Arthur Conan Doyle's 'A Study in Scarlet' first appeared in 'Beeton's Christmas Annual' published in December 1887. At one point in the story Holmes, Watson and inspectors Gregson and Lestrange, examine the clue of a word written on a wall adjacent to a dead body (subsequently identified as Enoch Drebber). The word, written in blood, is "RACHE" and Lestrange thinks this is an incomplete name indicating that the mysterious woman at the back of the murder is called Rachel, and from then on he refers to her as "Miss Rachel". Holmes however points out that the word is German for revenge, and of course it is Holmes that is eventually proved right.
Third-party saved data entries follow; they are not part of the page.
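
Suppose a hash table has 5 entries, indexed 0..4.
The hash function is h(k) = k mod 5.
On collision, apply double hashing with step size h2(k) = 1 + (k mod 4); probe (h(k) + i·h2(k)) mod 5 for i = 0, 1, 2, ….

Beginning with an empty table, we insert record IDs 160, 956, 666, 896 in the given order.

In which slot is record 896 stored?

160 hashes to 0; slot 0 is free → place at 0.
956 hashes to 1; slot 1 is free → place at 1.
666 hashes to 1, h2=3; 1 taken → place at 4.
896 hashes to 1, h2=1; 1 taken → place at 2.
Table: [160, 956, 896, ∅, 666]

2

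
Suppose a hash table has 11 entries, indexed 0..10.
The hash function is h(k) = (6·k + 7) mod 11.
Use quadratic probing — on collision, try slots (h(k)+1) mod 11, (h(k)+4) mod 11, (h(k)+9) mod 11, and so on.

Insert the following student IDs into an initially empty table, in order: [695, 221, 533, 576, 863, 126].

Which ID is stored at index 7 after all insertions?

126

695 hashes to 8; slot 8 is free -> place at 8.
221 hashes to 2; slot 2 is free -> place at 2.
533 hashes to 4; slot 4 is free -> place at 4.
576 hashes to 9; slot 9 is free -> place at 9.
863 hashes to 4; 4 taken -> place at 5.
126 hashes to 4; 4,5,8,2,9 taken -> place at 7.
Table: [-, -, 221, -, 533, 863, -, 126, 695, 576, -]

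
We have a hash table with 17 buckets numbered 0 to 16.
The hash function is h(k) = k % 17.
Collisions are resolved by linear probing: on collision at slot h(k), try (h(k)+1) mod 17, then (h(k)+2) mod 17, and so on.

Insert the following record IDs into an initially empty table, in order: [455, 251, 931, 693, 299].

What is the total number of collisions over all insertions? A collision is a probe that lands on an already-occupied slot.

6

Insert 455: h=13, slot 13 empty → index 13.
Insert 251: h=13, slot 13 occupied → index 14.
Insert 931: h=13, slots 13,14 occupied → index 15.
Insert 693: h=13, slots 13,14,15 occupied → index 16.
Insert 299: h=10, slot 10 empty → index 10.
Table: [., ., ., ., ., ., ., ., ., ., 299, ., ., 455, 251, 931, 693]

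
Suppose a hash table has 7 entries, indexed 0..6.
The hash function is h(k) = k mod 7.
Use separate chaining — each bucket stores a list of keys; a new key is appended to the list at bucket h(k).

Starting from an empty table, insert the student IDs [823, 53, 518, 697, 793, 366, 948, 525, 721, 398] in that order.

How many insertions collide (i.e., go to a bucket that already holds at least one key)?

5

Insert 823: h=4, bucket 4 empty → new chain.
Insert 53: h=4, bucket 4 nonempty → append to chain.
Insert 518: h=0, bucket 0 empty → new chain.
Insert 697: h=4, bucket 4 nonempty → append to chain.
Insert 793: h=2, bucket 2 empty → new chain.
Insert 366: h=2, bucket 2 nonempty → append to chain.
Insert 948: h=3, bucket 3 empty → new chain.
Insert 525: h=0, bucket 0 nonempty → append to chain.
Insert 721: h=0, bucket 0 nonempty → append to chain.
Insert 398: h=6, bucket 6 empty → new chain.
Final buckets:
0: 518 -> 525 -> 721
1: -
2: 793 -> 366
3: 948
4: 823 -> 53 -> 697
5: -
6: 398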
A friend of Doyle's, Arthur Lambton, wrote in his book 'Echoes of Causes Celebres' (1931) that Doyle had told him that the Rache/Rachel clue was based on the Rock/Orrock case. Lambton doesn't say so but the name Rachel may also have come from a particularly notorious London con-artist, fraudster and blackmailer, known in the popular press of the time as "Madame Rachel" (otherwise known as Sarah Rachel Russell or Leverson or Levison) who had died in Woking prison in 1880 two years into a five year stretch for fraud.
The only reason I am acquainted with the case of Thomas Henry Orrock and its link to 'A Study in Scarlet' is because he's my 2nd cousin, seven times (I think) removed: he is my GGGG-grandfather's nephew. Apart from being the family's bad 'un, for a few years in the late 1880s he also had the rather dubious distinction of having his waxwork featured in Madame Tussaud's Chamber of Horrors as "The Dalston Murderer". Madame Tussaud's, like Holmes of course, had their address in Baker Street, London.
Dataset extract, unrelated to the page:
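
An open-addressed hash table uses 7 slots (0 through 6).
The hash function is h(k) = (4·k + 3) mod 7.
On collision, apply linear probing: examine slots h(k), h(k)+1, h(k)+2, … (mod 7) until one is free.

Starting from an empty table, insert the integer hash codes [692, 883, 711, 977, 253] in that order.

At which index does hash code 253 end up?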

But if anyone is interested in this or similar cases, perhaps concerning your own 'black sheep in the family', or just because you want to know how police investigations and trials were conducted in the late 19th century at around Sherlock Holmes' time - when logical, scientific, analytical, forensic investigations really started to become the norm - all such court details are available on-line through the trial records of the Old Bailey (and other criminal courts). Newspapers of the time are also readily available on-line, although be aware that the papers, then as now, were often more interested in sensationalising the gory details and airing the juicy background stories, than in getting the basic facts correct.
Anyway I wonder what other real criminal cases Arthur Conan Doyle might have alluded to in his Sherlock Holmes stories.